É importante mencionar que a Lei Nº 14.192, de 4 de agosto de 2021, define como violência política contra a mulher qualquer ação, conduta ou omissão visando impedir, obstaculizar ou restringir seus direitos políticos. A lei garante os direitos de participação política das mulheres, proibindo a discriminação e a desigualdade de tratamento com base no sexo ou raça no acesso às instâncias de representação política e no exercício de funções públicas.

Já são conhecidos por nós os traços da misoginia na política institucional ao rechaçar a atuação feminina (progressista), agravada por marcadores sociais como raça, classe, sexualidade e etc.. Não é a primeira vez que as mulheres são vítimas de discursos de ódio, pois diariamente, enfrentam inúmeros desafios para exercerem suas atividades profissionais, e no campo político não é diferente. Ao combaterem projetos políticos da extrema direita, tornam-se alvos preferenciais da narrativa moral neoconservadora. São sistematicamente associadas a pautas como a interrupção da gravidez, disseminação de fake news sobre ideologia de gênero, sexualização infantil, entre outras, sendo obrigadas a refutar essas acusações repetidamente.

Diante disso, questionamos: o que é punível, as agentes políticas que expressam suas vozes contra as opressões diárias ou o silenciamento dessas vozes? Para contestar a conduta da representação aberta contra essas políticas, a Frente Parlamentar Feminista e Antirracista lançou a campanha contra a violência política de gênero e raça no Brasil na Câmara dos Deputados, em Brasília. A campanha é representada nas redes sociais com a hashtag #ElasFicam e tem mobilizado ativistas, intelectuais e artistas, reafirmando o óbvio que precisa ser dito: lutar não é um crime!

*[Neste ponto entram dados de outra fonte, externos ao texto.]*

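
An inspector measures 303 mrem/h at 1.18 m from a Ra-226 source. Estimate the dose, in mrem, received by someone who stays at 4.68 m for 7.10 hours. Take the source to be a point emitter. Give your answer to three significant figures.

Applying the 1/r² law, rate at 4.68 m:
303 × (1.18/4.68)² = 303 × 0.06357 = 19.26 mrem/h.
Dose = rate × time = 19.26 mrem/h × 7.100 h = 136.7 mrem.

137 mrem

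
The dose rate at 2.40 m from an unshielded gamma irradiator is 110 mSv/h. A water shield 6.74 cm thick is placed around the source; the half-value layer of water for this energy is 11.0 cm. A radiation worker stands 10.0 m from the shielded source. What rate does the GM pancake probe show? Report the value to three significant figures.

4.14 mSv/h

Distance alone: (2.40/10.0)² = 0.05760, so 110 × 0.05760 = 6.336 mSv/h.
Shield: 6.74/11.0 = 0.6127 half-value layers → attenuation 2^(−0.6127) = 0.6540.
Combined: 6.336 × 0.6540 = 4.144 mSv/h.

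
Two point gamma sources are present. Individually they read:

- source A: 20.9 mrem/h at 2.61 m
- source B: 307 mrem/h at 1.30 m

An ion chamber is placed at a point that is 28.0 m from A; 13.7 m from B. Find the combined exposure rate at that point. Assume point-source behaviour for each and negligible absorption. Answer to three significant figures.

2.95 mrem/h

By superposition, sum each source's inverse-square contribution:
A: 20.9 × (2.61/28.0)² = 0.1816 mrem/h
B: 307 × (1.30/13.7)² = 2.764 mrem/h
Total = 0.1816 + 2.764 = 2.946 mrem/h.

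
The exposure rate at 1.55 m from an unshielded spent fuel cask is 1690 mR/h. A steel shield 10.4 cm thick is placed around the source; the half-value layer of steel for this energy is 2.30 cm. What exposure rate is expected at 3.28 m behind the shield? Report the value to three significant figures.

16.4 mR/h

Distance alone: (1.55/3.28)² = 0.2233, so 1690 × 0.2233 = 377.4 mR/h.
Shield: 10.4/2.30 = 4.522 half-value layers → attenuation 2^(−4.522) = 0.04353.
Combined: 377.4 × 0.04353 = 16.43 mR/h.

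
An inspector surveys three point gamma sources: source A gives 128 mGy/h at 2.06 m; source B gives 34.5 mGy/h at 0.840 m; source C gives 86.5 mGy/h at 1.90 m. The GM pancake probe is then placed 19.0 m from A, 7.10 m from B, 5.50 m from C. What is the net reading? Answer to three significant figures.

Each source contributes Iᵢ·(dᵢ/rᵢ)²; contributions add.
A: 128 × (2.06/19.0)² = 1.505 mGy/h
B: 34.5 × (0.840/7.10)² = 0.4829 mGy/h
C: 86.5 × (1.90/5.50)² = 10.32 mGy/h
Total = 1.505 + 0.4829 + 10.32 = 12.31 mGy/h.

12.3 mGy/h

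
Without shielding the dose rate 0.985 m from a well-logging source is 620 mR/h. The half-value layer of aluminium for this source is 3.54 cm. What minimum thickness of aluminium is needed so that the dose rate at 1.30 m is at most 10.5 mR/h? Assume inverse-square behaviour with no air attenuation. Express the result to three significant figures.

18.0 cm

At 1.30 m, distance alone gives 620 × (0.985/1.30)² = 620 × 0.5741 = 355.9 mR/h.
Further attenuation needed: 355.9/10.5 = 33.90.
n = log₂(33.90) = 5.083 half-value layers.
Thickness = 5.083 × 3.54 cm = 17.99 cm.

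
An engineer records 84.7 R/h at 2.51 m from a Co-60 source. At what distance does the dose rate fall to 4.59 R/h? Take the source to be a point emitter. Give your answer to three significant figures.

10.8 m

Applying the 1/r² law, d₂ = d₁·√(I₁/I₂).
I₁/I₂ = 84.7/4.59 = 18.45, so d₂ = 2.51 × √18.45 = 10.78 m.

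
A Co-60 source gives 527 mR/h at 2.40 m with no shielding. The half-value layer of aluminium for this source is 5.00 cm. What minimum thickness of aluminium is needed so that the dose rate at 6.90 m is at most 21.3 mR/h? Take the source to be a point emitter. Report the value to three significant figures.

At 6.90 m, distance alone gives 527 × (2.40/6.90)² = 527 × 0.1210 = 63.77 mR/h.
Further attenuation needed: 63.77/21.3 = 2.994.
n = log₂(2.994) = 1.582 half-value layers.
Thickness = 1.582 × 5.00 cm = 7.910 cm.

7.91 cm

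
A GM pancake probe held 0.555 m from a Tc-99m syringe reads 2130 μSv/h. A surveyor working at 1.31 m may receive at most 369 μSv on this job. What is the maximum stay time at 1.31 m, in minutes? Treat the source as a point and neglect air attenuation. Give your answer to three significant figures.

57.9 min

Using I₁d₁² = I₂d₂², rate at 1.31 m:
2130 × (0.555/1.31)² = 2130 × 0.1795 = 382.3 μSv/h.
Stay time = 369 μSv ÷ 382.3 μSv/h = 0.9652 h = 57.91 min.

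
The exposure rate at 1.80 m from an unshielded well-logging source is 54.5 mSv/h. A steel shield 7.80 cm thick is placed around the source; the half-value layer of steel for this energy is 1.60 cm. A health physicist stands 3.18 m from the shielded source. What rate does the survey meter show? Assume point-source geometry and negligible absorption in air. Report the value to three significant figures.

0.595 mSv/h

Distance alone: 54.5 × (1.80/3.18)² = 54.5 × 0.3204 = 17.46 mSv/h.
Shield: 7.80/1.60 = 4.875 half-value layers → attenuation 2^(−4.875) = 0.03408.
Combined: 17.46 × 0.03408 = 0.5950 mSv/h.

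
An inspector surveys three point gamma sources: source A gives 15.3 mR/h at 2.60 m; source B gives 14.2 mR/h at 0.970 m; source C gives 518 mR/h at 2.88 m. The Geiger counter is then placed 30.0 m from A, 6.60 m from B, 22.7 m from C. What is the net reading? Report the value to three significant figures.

Each source contributes Iᵢ·(dᵢ/rᵢ)²; contributions add.
A: 15.3 × (2.60/30.0)² = 0.1149 mR/h
B: 14.2 × (0.970/6.60)² = 0.3067 mR/h
C: 518 × (2.88/22.7)² = 8.338 mR/h
Total = 0.1149 + 0.3067 + 8.338 = 8.760 mR/h.

8.76 mR/h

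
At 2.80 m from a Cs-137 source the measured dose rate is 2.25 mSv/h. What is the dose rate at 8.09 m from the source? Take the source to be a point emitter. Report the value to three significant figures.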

É importante ressaltar também que nenhuma parlamentar de direita ou extrema direita se manifestou em defesa das deputadas progressistas acusadas. Isso contrasta, por exemplo, com a situação em que Joice Hasselmann, ex-deputada federal, sofreu violência política de gênero ao se distanciar do bolsonarismo, recebendo repúdio e solidariedade de diversos setores políticos feministas. Essa postura diferenciada demonstra uma política que prioriza a construção de alianças, levando em consideração as diferenças e conflitos, mas que tem como ponto de partida a luta contra o patriarcado. É importante compreender que são projetos políticos com finalidades completamente distintas. 

Não descartamos a necessidade de divergências, pelo contrário. Em uma perspectiva agonística, como defende Chantal Mouffe em Agonística: pensar o mundo politicamente [sem tradução em Português], o conflito é uma premissa inerente ao jogo político e por isso ao invés de buscar uma neutralização de diferenças, é preciso encontrar uma forma de democracia que reconheça e canalize os antagonismos de maneira produtiva.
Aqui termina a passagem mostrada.